PayPal (NASDAQ:PYPL) has been a great business that has outperformed since its spin off from eBay (NASDAQ:EBAY) last year. PayPal management has made it clear that they will be cutting costs and improving its mobile platform, while striving for improving its earnings going forward. Now that PayPal has spun off, there are excellent opportunities present for management to drive efficiencies and improve margins, while investing in a superior mobile payment platform that looks to give its users the greatest user experience possible. While PayPal faces tough competition in Apple Pay (NASDAQ:AAPL) and Google Wallet (NASDAQ:GOOG) (NASDAQ:GOOGL), it appears that PayPal is planning to offer a solution that is different from its uprising competitors, as PayPal CFO John Rainey stated that "PayPal is truly different, we are the only company in the world that is 100% focused on digital payments. And perhaps more importantly, what is unique to us is that we are technology and device and operating system agnostic."
PayPal downgraded by analysts at Compass Point
PayPal stock was recently downgraded by analysts at Compass Point as they rated PayPal at neutral from its initial buy rating, while dropping the target price by a dollar from $41 to $40. Analysts stated that they were not impressed by PayPal's choice to buy money transfer company XOOM for $890 million in 2015. Compass Point also stated the "company's continued focus on acquisitions in a seller's market" implies that they're concerned that PayPal will continue paying premium prices for potential acquisitions going forward. I believe the downgrade concerns are overblown, however. With PayPal having a PEG ratio of 2.5, the stock is very expensive, given its growth potential that will soon be very competitive with tech companies jumping into the payments industry. PayPal does have fantastic free cash flow, as it created $1.8 billion in free cash flow in 2015. PayPal currently has a value-to-FCF ratio of 24, which is quite expensive given the current price of the stock. Compass Point raises some legitimate concerns in its latest downgrade investors should do their homework and consider if they are willing to pay a premium for such a stock that will be facing headwinds from competition in the near future.
Management looks to improve efficiency and cost structure
PayPal's CFO made it very clear that the management team intends to focus on efficiency as well as implementing a new cost structure. CFO John Rainey stated at the KBW symposium that "pricing is a lever that has virtually been untapped for PayPal for decades, and it is a true value driver." This sounds like PayPal is planning to play around with the pricing until they find a sweet spot that will give them the highest return while still being competitive. He realizes that the company could increase revenue and drive value by lowering prices in certain areas, while increasing prices in other areas, where PayPal has more pricing power. The CFO spoke about improving efficiency in variable expense and volume related spending, such that the merchant may benefit from lower costs to use the service. PayPal also planned on reducing its customer service costs by allowing work from home, which saves PayPal vast amounts of office space and allows their customer service representatives to live a more flexible life and potentially allow for a higher quality of service. PayPal's CFO realizes that there's potential for PayPal to unlock value now that it is spun off from eBay. I believe PayPal will continue to improve its operational efficiency, which will increase margins and deliver steadily higher earnings over the long term.

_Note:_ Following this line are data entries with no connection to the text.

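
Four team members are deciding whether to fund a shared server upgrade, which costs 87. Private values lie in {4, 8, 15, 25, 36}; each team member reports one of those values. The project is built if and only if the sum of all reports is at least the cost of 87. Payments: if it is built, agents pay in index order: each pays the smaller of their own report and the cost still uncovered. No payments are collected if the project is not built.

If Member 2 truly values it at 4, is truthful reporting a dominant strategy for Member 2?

Yes

Check each profile of the others' reports and compare truth against every alternative report.
Others report (8, 36, 36): truth gives 0, best alternative gives -4.
Others report (15, 36, 36): truth gives 0, best alternative gives -4.
Others report (25, 25, 36): truth gives 0, best alternative gives -4.
Others report (25, 36, 25): truth gives 0, best alternative gives -4.
Others report (25, 36, 36): truth gives 0, best alternative gives -4.
Others report (36, 8, 36): truth gives 0, best alternative gives -4.
(Remaining 119 profiles checked similarly; truth is weakly best in each.)
In every case the truthful report is at least as good as any alternative, so it is a dominant strategy.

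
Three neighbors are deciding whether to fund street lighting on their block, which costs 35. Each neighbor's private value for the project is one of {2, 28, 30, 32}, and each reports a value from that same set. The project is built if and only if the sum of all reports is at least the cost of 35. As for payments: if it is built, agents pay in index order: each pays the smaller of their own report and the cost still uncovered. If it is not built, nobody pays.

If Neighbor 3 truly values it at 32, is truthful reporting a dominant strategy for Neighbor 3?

Yes

Check each profile of the others' reports and compare truth against every alternative report.
Others report (2, 2): truth gives 1, best alternative gives 0.
Others report (28, 28): truth gives 32, best alternative gives 32.
Others report (28, 30): truth gives 32, best alternative gives 32.
Others report (28, 32): truth gives 32, best alternative gives 32.
Others report (30, 28): truth gives 32, best alternative gives 32.
Others report (30, 30): truth gives 32, best alternative gives 32.
(Remaining 10 profiles checked similarly; truth is weakly best in each.)
In every case the truthful report is at least as good as any alternative, so it is a dominant strategy.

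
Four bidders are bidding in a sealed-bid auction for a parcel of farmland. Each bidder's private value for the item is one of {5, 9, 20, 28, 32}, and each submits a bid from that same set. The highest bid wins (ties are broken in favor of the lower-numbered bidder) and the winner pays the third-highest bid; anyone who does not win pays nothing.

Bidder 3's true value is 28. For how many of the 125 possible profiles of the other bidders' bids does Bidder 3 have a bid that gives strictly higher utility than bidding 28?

27

Others bid (5, 5, 32): truth gives 0; bid 32 gives 23 > 0. Violating.
Others bid (5, 9, 32): truth gives 0; bid 32 gives 19 > 0. Violating.
Others bid (5, 20, 32): truth gives 0; bid 32 gives 8 > 0. Violating.
Others bid (5, 28, 5): truth gives 0; bid 32 gives 23 > 0. Violating.
Others bid (5, 5, 5): truth gives 23; no alternative beats it.
Others bid (5, 5, 9): truth gives 23; no alternative beats it.
(Checking all 125 profiles: 27 have a profitable deviation, 98 do not.)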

PayPal looks to invest in its mobile platform
The improvement of PayPal's mobile platform will be what gives PayPal the edge over competitors as it combines online and in-store payment solutions. PayPal's most recent acquisition, pay processor Braintree, will integrate into PayPal and will give the ability for a consumer to check out quickly on third-party websites. As CFO Rainey stated, "PayPal is the only company in the world 100% focused on digital payments." Apple Pay on the other hand is a convenient way of paying in a store as 15% of mobile devices are iPhones, but for those who don't have an iPhone, PayPal will be the safe choice of payment by merchants. PayPal currently has over 180 million customers that have the ability to make payments easily through their mobile app, which appears to be more versatile than payment solutions which depend on the device being used at checkout.
PayPal looks to be a very solid digital payment processor. Going forward, it can be expected that management will drive its bottom line by increasing efficiency in its operations and optimizing its pricing strategy, which is something it was unable to do as a part of eBay. Currently, the stock trades at a 39.3 P/E, which is quite expensive considering the industry average is 17.3. I would wait for a pullback in the price of PayPal's stock before considering initiating a position. There may be issues regarding the premiums paid for PayPal's acquisitions, but it appears that PayPal is determined to invest in their mobile platform in order to gain the upper hand on competition.
Disclosure: I am/we are long AAPL.
I wrote this article myself, and it expresses my own opinions. I am not receiving compensation for it (other than from Seeking Alpha). I have no business relationship with any company whose stock is mentioned in this article.